Recipe from Cooking Light Magazine

Ingredients:

  • cooking spray
  • 1 1/2 cups sugar, divided
  • 3/4 cup fruit concentrate*
  • 1/4 cup unsweetened applesauce
  • 1/4 cup light-colored corn syrup
  • 1 (3-ounce) package liquid fruit pectin (such as Certo)
  • 1 teaspoon fresh lemon juice

Directions:

Line a loaf pan with plastic wrap and spray with cooking spray. Next, combine 1 1/4 cup sugar with the fruit concentrate, apple sauce, and corn syrup in a large saucepan.

Bring the mixture to a boil, then cook for 10 minutes (if you have a candy thermometer the temperature you’re looking for is 224 degrees F).

After cooking the mixture for 10 minutes add the liquid pectin, bring to a boil, and cook for 1 minute stirring often. Remove the pot from the heat and pour in the lemon juice. Give it a stir. Then pour it into the prepared loaf pan.

Let the mixture cool and then cover and let it sit overnight at room temperature.

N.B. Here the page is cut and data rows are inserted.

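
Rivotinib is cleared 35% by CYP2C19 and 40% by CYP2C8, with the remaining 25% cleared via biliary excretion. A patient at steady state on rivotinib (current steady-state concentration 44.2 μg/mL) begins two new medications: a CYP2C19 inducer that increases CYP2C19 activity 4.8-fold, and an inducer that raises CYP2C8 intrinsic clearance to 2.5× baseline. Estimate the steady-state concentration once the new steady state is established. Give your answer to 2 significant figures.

The CYP2C19 pathway (35% of clearance) increases to 4.8× activity: 0.35 × 4.8 = 1.68.
The CYP2C8 pathway (40% of clearance) increases to 2.5× activity: 0.4 × 2.5 = 1.
Non-CYP routes (25%) are unchanged.
New clearance relative to baseline: 1.68 + 1 + 0.25 = 2.93.
Dividing the baseline by the relative clearance: 44.2 / 2.93 = 15 μg/mL.

15 μg/mL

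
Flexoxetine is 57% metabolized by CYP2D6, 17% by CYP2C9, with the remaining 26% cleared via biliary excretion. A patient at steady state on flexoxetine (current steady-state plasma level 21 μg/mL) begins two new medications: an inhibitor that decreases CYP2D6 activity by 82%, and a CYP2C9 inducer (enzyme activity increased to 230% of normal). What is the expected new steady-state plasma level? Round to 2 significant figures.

28 μg/mL

CYP2D6: 0.57 × 0.18 = 0.1026
CYP2C9: 0.17 × 2.3 = 0.391
Other: 0.26 (unchanged)
Relative clearance = 0.1026 + 0.391 + 0.26 = 0.7536.
Dividing the baseline by the relative clearance: 21 / 0.7536 = 28 μg/mL.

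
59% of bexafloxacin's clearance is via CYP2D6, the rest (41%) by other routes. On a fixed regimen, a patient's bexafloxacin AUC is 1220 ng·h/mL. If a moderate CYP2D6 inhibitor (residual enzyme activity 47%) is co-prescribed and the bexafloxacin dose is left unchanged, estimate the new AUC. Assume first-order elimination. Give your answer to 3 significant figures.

CYP2D6: 0.59 × 0.47 = 0.2773
Other: 0.41 (unchanged)
New clearance relative to baseline: 0.2773 + 0.41 = 0.6873.
New AUC = baseline ÷ relative clearance = 1220 / 0.6873 = 1.78 × 10³ ng·h/mL.

1.78 × 10³ ng·h/mL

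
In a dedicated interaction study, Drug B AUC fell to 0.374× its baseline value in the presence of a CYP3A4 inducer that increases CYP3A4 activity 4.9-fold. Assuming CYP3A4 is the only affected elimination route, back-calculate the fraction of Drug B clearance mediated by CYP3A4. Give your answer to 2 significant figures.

Let x = fm,CYP3A4. Because AUC ∝ 1/CL, relative clearance rose to 1/0.374 = 2.674.
Only the CYP3A4 route changed, so 2.674 = x·4.9 + (1 − x), giving x = 0.43.

0.43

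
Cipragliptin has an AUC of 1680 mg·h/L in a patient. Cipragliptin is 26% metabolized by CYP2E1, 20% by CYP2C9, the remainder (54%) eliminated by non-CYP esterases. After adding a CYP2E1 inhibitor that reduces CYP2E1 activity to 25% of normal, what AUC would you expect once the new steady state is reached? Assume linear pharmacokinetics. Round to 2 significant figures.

The CYP2E1 pathway (26% of clearance) is reduced to 0.25× activity: 0.26 × 0.25 = 0.065.
CYP2C9 (20%) and the residual 54% are unaffected.
CL_new/CL_old = 0.065 + 0.2 + 0.54 = 0.805.
With dosing unchanged, AUC scales as 1/CL: 1680 / 0.805 = 2.1 × 10³ mg·h/L.

2.1 × 10³ mg·h/L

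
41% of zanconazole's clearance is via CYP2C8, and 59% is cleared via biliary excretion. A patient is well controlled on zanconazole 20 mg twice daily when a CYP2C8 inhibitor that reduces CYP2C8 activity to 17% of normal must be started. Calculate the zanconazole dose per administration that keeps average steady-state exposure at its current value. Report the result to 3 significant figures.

The CYP2C8 pathway (41% of clearance) is reduced to 0.17× activity: 0.41 × 0.17 = 0.0697.
The remaining 59% of clearance is unaffected.
Relative clearance = 0.0697 + 0.59 = 0.6597.
To maintain the same steady-state level, dose must scale with clearance: new dose = 20 × 0.6597 = 13.2 mg.

13.2 mg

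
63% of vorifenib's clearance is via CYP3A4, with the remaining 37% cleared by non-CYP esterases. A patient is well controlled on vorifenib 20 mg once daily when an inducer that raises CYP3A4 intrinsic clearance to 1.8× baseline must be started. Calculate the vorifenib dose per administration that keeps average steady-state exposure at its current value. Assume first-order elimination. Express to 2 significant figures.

The CYP3A4 pathway (63% of clearance) rises to 1.8× activity: 0.63 × 1.8 = 1.134.
The remaining 37% of clearance is unaffected.
CL_new/CL_old = 1.134 + 0.37 = 1.504.
Exposure is unchanged when dose changes in proportion to clearance. New dose = 20 mg × 1.504 = 30 mg.

30 mg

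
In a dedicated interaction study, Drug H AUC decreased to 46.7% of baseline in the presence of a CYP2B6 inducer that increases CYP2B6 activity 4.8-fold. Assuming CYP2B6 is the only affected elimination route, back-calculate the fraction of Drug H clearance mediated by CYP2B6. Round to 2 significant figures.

Let x = fm,CYP2B6. Because AUC ∝ 1/CL, relative clearance rose to 1/0.467 = 2.141.
Setting x·4.8 + (1 − x) = 2.141 and solving: x = (2.141 − 1)/(4.8 − 1) = 0.30.

0.30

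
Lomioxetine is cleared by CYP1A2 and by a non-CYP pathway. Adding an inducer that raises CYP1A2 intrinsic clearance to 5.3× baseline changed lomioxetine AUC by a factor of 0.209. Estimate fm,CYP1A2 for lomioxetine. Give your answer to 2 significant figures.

0.88

CL'/CL = 1 / 0.209 = 4.785
5.3·fm + (1 − fm) = 4.785
fm = (4.785 − 1) / (5.3 − 1) = 0.88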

To de-mold and cut up; first, sprinkle a tablespoon of sugar on the top of the gelee. Put the remaining sugar in a small bowl and set aside.

Next, tip your loaf pan upside down, the gelee will flop right out. Get rid of the plastic wrap. Then start slicing up the gelee into cubes. I suggest keeping the cubes on the small side, these are sweet, rich candies.

Toss the gelee cubes into the sugar to evenly coat them.

 

6 thoughts on “DIY Christmas Gifts Ideas: Part II

  1. Deb Draper says:

    Yep, after seeing the pics in Cooking Light, I too decided to give them a whirl. Like you, I experimented with frozen grape concentrate from the grocery store. (Are the Cooking Light editors kidding? The prices of their recommended vendor are crazy high…as are the editors, apparently.) The results are great, although I’m not in love with the grape, which reminds me of just eating a spoonful of grape jelly. But I’ll be playing with some other flavors less common as jelly (like cranberry pomegranate), and expect to have some awesome gifts for friends and neighbors.

    • Clara Ciminelli says:

      I totally agree Deb! I thought ordering concentrate from online was a bit much, and I thought the grape ones came out great. This week I am going to try to make strawberry flavored gelees with strawberry juice concentrate.

  2. taylor says:

    I just made these with white grape peach concentrate and a spoonful of jasmine confit. They’re very light and quite sophisticated, I think.

  3. Kari says:

    I tried msking these the other day and the flavour was wonderful, but my gelees didnt set correctly (they were more like jelly than a candy) any ideas what I might have done wrong?

    • Clara Ciminelli says:

      Hi Kari, Did you use a candy thermometer when you made these? My best guess is that the mixture did not reach a high enough temperature to set up. Other than that my next guess would be that perhaps the liquid pectin didn’t get thoroughly mixed in. Do you believe either of these could have been the issue?